Todos os dias, até à data da apresentação, coloco aqui um artigo sobre a história de Jack e da equipa que ergueu. E neste episódio, falo como Bernie Ecclestone decidiu ir ao contrário da tendência geral dos Cosworth V8 e arranjou um acordo com a Alfa Romeo e os seus flat-12.


OS ANOS DA ALFA ROMEO


No final de 1975, Bernie Ecclestone decide chocar um pouco o pelotão ao fazer um acordo com a Alfa Romeo, contrariando os Cosworth V8 que dominavam o pelotão, à excepção da Ferrari e da Matra, que tinahm V12.

O acordo fazia com que entregassem nas quatro temporadas seguintes motores flat-12, preparados pela AutoDelta, de Carlo Chiti, e com os seus 540 cavalos, esperavam que tivessem tanta ou mais potência do que os Ferrari flat-12 que tinha dado o mundial a Niki Lauda, no final de 1975. Contudo, eram pesados, bebiam muito e quebravam frequentemente. E o primeiro ano foi um pesadelo, sem pódios com o novo chassis construído para esse efeito, o BT45. Ainda antes do final da temporada, Carlos Reutemann foi-se embora para a Ferrari, e foi substituído por John Watson, vindo da Penske. 

O carro melhorou de performance, com Pace a ser segundo no GP da Argentina de 1977, antes de morrer trágicamente num acidente aéreo, em março desse ano. Para o seu lugar veio Hans-Joachim Stuck, que conseguiu dois terceiros lugares no resto da temporada. Os resultados foram bem melhores, com quatro pódios e uma pole-position, mas os 27 pontos foram manifestamente pouco para o que tinha mostrado na pista.

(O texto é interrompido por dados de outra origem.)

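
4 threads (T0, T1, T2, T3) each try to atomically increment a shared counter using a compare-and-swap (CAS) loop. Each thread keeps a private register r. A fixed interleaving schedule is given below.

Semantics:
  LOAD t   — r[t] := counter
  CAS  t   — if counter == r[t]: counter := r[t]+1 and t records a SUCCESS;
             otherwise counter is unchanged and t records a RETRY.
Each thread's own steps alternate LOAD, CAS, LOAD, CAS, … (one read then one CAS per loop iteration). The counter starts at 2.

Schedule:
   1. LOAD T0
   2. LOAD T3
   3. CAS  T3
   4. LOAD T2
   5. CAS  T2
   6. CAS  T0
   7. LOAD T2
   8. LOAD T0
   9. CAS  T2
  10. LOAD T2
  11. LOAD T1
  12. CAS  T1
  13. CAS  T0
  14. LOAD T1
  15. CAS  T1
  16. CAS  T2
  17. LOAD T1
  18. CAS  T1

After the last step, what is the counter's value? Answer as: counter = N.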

Em 1978, Ecclestone surpreende o mundo ao contratar Niki Lauda, por mais de um milhão de dólares por temporada, sendo o piloto mais bem pago do mundo então. O ano começa com dois pódios seguidos na Argentina e no Brasil, e uma pole-position na Argentina, todas nas mãos de Lauda. Contudo, a Lotus lança o modelo 79 de efeito-solo, e Gordon Murray tenta contrariar a tendência, lançando o BT46B "Aspirador", que se estreia no GP da Suécia. O estranho carro, que tem uma ventoinha que funciona sugando o ar para baixo, criando o seu próprio "efeito-solo", é um vencedor na corrida sueca, mas por causa dos protestos - e porque Ecclestone queria ser o presidente de associação de construtores, a FOCA - decide retirar o carro de cena, para irritação de Murray. 

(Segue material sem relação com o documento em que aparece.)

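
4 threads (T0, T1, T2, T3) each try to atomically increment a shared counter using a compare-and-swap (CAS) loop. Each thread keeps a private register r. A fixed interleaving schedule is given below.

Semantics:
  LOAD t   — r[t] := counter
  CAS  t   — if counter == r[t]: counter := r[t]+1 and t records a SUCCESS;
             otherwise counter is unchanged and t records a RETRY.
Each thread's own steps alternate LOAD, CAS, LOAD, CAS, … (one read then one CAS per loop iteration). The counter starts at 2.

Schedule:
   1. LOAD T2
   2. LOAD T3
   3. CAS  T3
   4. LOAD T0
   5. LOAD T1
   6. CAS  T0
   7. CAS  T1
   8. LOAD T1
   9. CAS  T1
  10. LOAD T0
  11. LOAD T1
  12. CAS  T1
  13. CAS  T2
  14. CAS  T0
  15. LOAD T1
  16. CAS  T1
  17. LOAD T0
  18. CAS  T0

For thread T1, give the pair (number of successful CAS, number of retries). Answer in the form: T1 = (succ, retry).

T1 = (3, 1)

T2 LOAD — after: cnt=2, r=2 — load
T3 LOAD — after: cnt=2, r=2 — load
T3 CAS — after: cnt=3, r=2 — ok
T0 LOAD — after: cnt=3, r=3 — load
T1 LOAD — after: cnt=3, r=3 — load
T0 CAS — after: cnt=4, r=3 — ok
T1 CAS — after: cnt=4, r=3 — retry
T1 LOAD — after: cnt=4, r=4 — load
T1 CAS — after: cnt=5, r=4 — ok
T0 LOAD — after: cnt=5, r=5 — load
T1 LOAD — after: cnt=5, r=5 — load
T1 CAS — after: cnt=6, r=5 — ok
T2 CAS — after: cnt=6, r=2 — retry
T0 CAS — after: cnt=6, r=5 — retry
T1 LOAD — after: cnt=6, r=6 — load
T1 CAS — after: cnt=7, r=6 — ok
T0 LOAD — after: cnt=7, r=7 — load
T0 CAS — after: cnt=8, r=7 — ok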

Voltando à verão anterior, o carro venceu nas mãos de Lauda em Monza, fazendo dobradinha com John Watson. A temporada termina com 53 pontos e um novo recruta: o jovem brasileiro Nelson Piquet, no lugar do norte-irlandês.

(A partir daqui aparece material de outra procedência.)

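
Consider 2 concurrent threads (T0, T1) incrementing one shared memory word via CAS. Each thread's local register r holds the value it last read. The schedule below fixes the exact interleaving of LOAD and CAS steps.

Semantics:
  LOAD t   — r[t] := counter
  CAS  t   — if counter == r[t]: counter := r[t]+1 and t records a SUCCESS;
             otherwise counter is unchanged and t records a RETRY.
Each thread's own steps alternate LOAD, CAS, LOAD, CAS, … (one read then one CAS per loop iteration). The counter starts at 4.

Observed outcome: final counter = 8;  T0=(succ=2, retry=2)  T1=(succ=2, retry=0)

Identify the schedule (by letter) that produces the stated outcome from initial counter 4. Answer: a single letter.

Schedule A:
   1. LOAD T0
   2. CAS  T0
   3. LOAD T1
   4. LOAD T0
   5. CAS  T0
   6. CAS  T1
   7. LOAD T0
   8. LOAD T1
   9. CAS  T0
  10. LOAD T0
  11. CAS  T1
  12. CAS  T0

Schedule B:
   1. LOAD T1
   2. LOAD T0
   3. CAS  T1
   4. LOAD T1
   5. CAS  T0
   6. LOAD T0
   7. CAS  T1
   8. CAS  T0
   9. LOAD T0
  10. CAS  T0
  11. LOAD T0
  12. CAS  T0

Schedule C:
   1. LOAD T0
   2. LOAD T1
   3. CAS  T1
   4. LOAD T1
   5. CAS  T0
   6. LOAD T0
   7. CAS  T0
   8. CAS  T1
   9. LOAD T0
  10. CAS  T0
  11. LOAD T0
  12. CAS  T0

B

Run B:
   1) LOAD T1:  M=4  r_T1=4
   2) LOAD T0:  M=4  r_T0=4
   3) CAS  T1:  M=5  r_T1=4 ✓
   4) LOAD T1:  M=5  r_T1=5
   5) CAS  T0:  M=5  r_T0=4 ✗
   6) LOAD T0:  M=5  r_T0=5
   7) CAS  T1:  M=6  r_T1=5 ✓
   8) CAS  T0:  M=6  r_T0=5 ✗
   9) LOAD T0:  M=6  r_T0=6
  10) CAS  T0:  M=7  r_T0=6 ✓
  11) LOAD T0:  M=7  r_T0=7
  12) CAS  T0:  M=8  r_T0=7 ✓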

A Alfa Romeo, convencida por Lauda e Murray em fazer um novo motor, faz um V12 pronto a tempo do inicio da temporada de 1979, mas apesar da velocidade, é um fracasso total. Apenas conseguiu sete pontos, e aproveitando o facto da marca italiana querer fazer o seu próprio projeto, encerram a sua parceria. Murray projeta o BT49 para Lauda e estreia-o no GP do Canadá, mas o austríaco, cansado, retira-se da competição. O carro (e a equipa) fica nas mãos de Piquet, e sendo ele um habilidoso, iria aproveitá-lo muito bem.